Um Senado de Fuscas ao preço de Ferraris




Opinião

Claudio Weber Abramo

Diretor executivo da Transparência Brasil

Imagine o eventual leitor que adquira um Porsche. Suponha que a assistência técnica passe mais de um mês se esquivando de verificar se o ruído estranho que se ouve no motor é sinal de algo grave. Perante tal comportamento, o leitor possivelmente recorrerá aos órgãos de defesa do consumidor.

Já quando se trata da vida política, o eleitor não conta com tal possibilidade. Não raro, o “produto” que seu voto engendrou se comporta como um Fusca 1955 com motor fundido. É assim, como um ferro-velho, que o Senado Federal vem se comportando no episódio Renan Calheiros. O pior é que estamos pagando preços de Ferrari pelos Fuscas, Gordinis e Simcas que em grande proporção habitam aquela Casa.

Levantamento recente da Transparência Brasil demonstra que o Senado é a Casa legislativa mais cara por membro entre 12 países pesquisados: a manutenção do Senado custa R$ 33,1 milhões por mandato de seus 81 integrantes. Esse dinheiro não vai todo diretamente para cada senador, mas paga uma estrutura que inclui funcionários, gráfica, TV, rádio, jornal e outros serviços basicamente voltados para a autopromoção de senadores.

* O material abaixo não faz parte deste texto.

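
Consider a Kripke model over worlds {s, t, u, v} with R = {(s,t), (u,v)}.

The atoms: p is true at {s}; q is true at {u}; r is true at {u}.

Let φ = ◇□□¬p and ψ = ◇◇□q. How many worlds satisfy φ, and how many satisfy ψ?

For ◇□□¬p:
s: successors {t}; □□¬p there: t:T. ✓
t: no successors, so ◇□□¬p fails. ✗
u: successors {v}; □□¬p there: v:T. ✓
v: no successors, so ◇□□¬p fails. ✗
— 2 worlds.
For ◇◇□q:
s: successors {t}; ◇□q there: t:F. ✗
t: no successors, so ◇◇□q fails. ✗
u: successors {v}; ◇□q there: v:F. ✗
v: no successors, so ◇◇□q fails. ✗
— 0 worlds.

2 and 0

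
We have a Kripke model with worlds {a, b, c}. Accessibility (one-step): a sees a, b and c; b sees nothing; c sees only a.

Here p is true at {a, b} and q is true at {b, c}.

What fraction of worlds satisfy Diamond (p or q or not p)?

2/3

a: successors {a, b, c}; p or q or not p there: a:T, b:T, c:T. ✓
b: no successors, so Diamond (p or q or not p) fails. ✗
c: successors {a}; p or q or not p there: a:T. ✓
That's 2 of 3 worlds, so 2/3.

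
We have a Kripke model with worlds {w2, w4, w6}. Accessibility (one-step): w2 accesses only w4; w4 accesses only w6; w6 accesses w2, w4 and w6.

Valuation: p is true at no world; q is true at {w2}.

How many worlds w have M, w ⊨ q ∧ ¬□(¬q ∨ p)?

0

w2: q is T, ¬□(¬q ∨ p) is F. ✗
w4: q is F, ¬□(¬q ∨ p) is F. ✗
w6: q is F, ¬□(¬q ∨ p) is T. ✗
Satisfying worlds: ∅.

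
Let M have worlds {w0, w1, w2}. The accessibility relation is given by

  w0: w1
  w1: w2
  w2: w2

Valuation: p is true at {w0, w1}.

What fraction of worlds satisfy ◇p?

w0: successors {w1}; p there: w1:T. ✓
w1: successors {w2}; p there: w2:F. ✗
w2: successors {w2}; p there: w2:F. ✗
That's 1 of 3 worlds, so 1/3.

1/3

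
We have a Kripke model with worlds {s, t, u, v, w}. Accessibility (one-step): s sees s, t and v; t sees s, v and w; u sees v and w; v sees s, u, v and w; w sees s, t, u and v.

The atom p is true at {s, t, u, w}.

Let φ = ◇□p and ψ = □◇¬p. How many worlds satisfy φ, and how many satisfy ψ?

0 and 5

For ◇□p:
s: successors {s, t, v}; □p there: s:F, t:F, v:F. ✗
t: successors {s, v, w}; □p there: s:F, v:F, w:F. ✗
u: successors {v, w}; □p there: v:F, w:F. ✗
v: successors {s, u, v, w}; □p there: s:F, u:F, v:F, w:F. ✗
w: successors {s, t, u, v}; □p there: s:F, t:F, u:F, v:F. ✗
— 0 worlds.
For □◇¬p:
s: successors {s, t, v}; ◇¬p there: s:T, t:T, v:T. ✓
t: successors {s, v, w}; ◇¬p there: s:T, v:T, w:T. ✓
u: successors {v, w}; ◇¬p there: v:T, w:T. ✓
v: successors {s, u, v, w}; ◇¬p there: s:T, u:T, v:T, w:T. ✓
w: successors {s, t, u, v}; ◇¬p there: s:T, t:T, u:T, v:T. ✓
— 5 worlds.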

Isso dá mais do que o dobro do que os Estados Unidos gastam por mandato parlamentar federal. Ao todo, o Senado brasileiro custa quase o dobro do orçamento previsto neste ano para as duas Casas do parlamento britânico, mesmo com todas as diferenças de riqueza entre o Brasil e o Reino Unido.

Embora custe mais caro que todos os parlamentos do Primeiro Mundo, talvez os serviços que as Casas legislativas brasileiras prestam sejam equivalentemente mais substanciais e relevantes. Talvez os R$ 33 milhões que pagamos por mandato senatorial valham a pena e recebamos de volta um desempenho espetacularmente notável. Mas será mesmo?

A demora em investigar as suspeitas que recaem sobre o presidente da Casa, Renan Calheiros, e a renitência que este manifesta ao se manter na Presidência da Casa demonstram que o Senado brasileiro presta aos cidadãos brasileiros uma representação de quinto mundo. Certamente não é por falta de recursos financeiros que o Senado deixa acumular, sem averiguação, indícios de que o seu presidente esteve envolvido em práticas escusas.

O projeto Excelências, da Transparência Brasil (www.excelencias.org.br), registra os históricos de todos os senadores ativos. Nada menos que 29 deles, ou mais de um terço da Casa, enfrenta ocorrências na Justiça ou em tribunais de contas. Onze desses 29 são membros ou suplentes do Conselho de Ética, instância encarregada de encaminhar a averiguação das suspeitas que recaem sobre o sr. Calheiros.

É claro que, com seu orçamento de R$ 3,4 bilhões, a Câmara dos Deputados também é uma das Casas mais caras do mundo. Sede de escândalos de corrupção de grandes proporções, quase um terço de seus membros enfrenta pendências na Justiça ou tribunais de contas. Mas, mesmo assim, a Câmara ainda é a Casa legislativa brasileira que mais coloca à disposição do cidadão informações sobre o seu funcionamento. Acessando-se o seu sítio de internet, obtém-se grande quantidade de informações sobre os deputados, de faltas às sessões plenárias a quanto eles gastam com combustíveis.

Na Casa vizinha, cujo orçamento é muito mais confortável e, portanto, poderia ser muito mais aplicada na prestação de informações, o que se consegue ao consultar a página dedicada a seu presidente é a data de aniversário. Pode-se também ler a manifestação de júbilo do sr. Calheiros com a escolha do Cristo Redentor como uma das sete novas maravilhas do mundo. Contudo, nem em sua página nem em qualquer outro lugar no sítio de internet do Senado se encontrarão dados sobre como ele gasta a verba indenizatória a que seu gabinete tem direito — verba essa que, de acordo com o noticiário, o presidente teria incorporado à renda que declarou ao Fisco.

O comportamento do Senado durante o episódio Calheiros, ao não lidar expeditamente com a questão e ao não pressioná-lo para que se afaste da Presidência até o esclarecimento das acusações, e mais o custo verdadeiramente inaudito da Casa, estimulam uma pergunta simples: para que, afinal, serve o Senado?

O fato é que não há nada que o Senado faça que a Câmara dos Deputados não faça. De que nos serve um Congresso bicameral? Não se trata de questionar a existência do Congresso. Mas será que a representação que nos é ofertada pelos congressistas eleitos, em particular no Senado, está à altura do papel que deles é esperado? Parece no mínimo arriscado responder afirmativamente.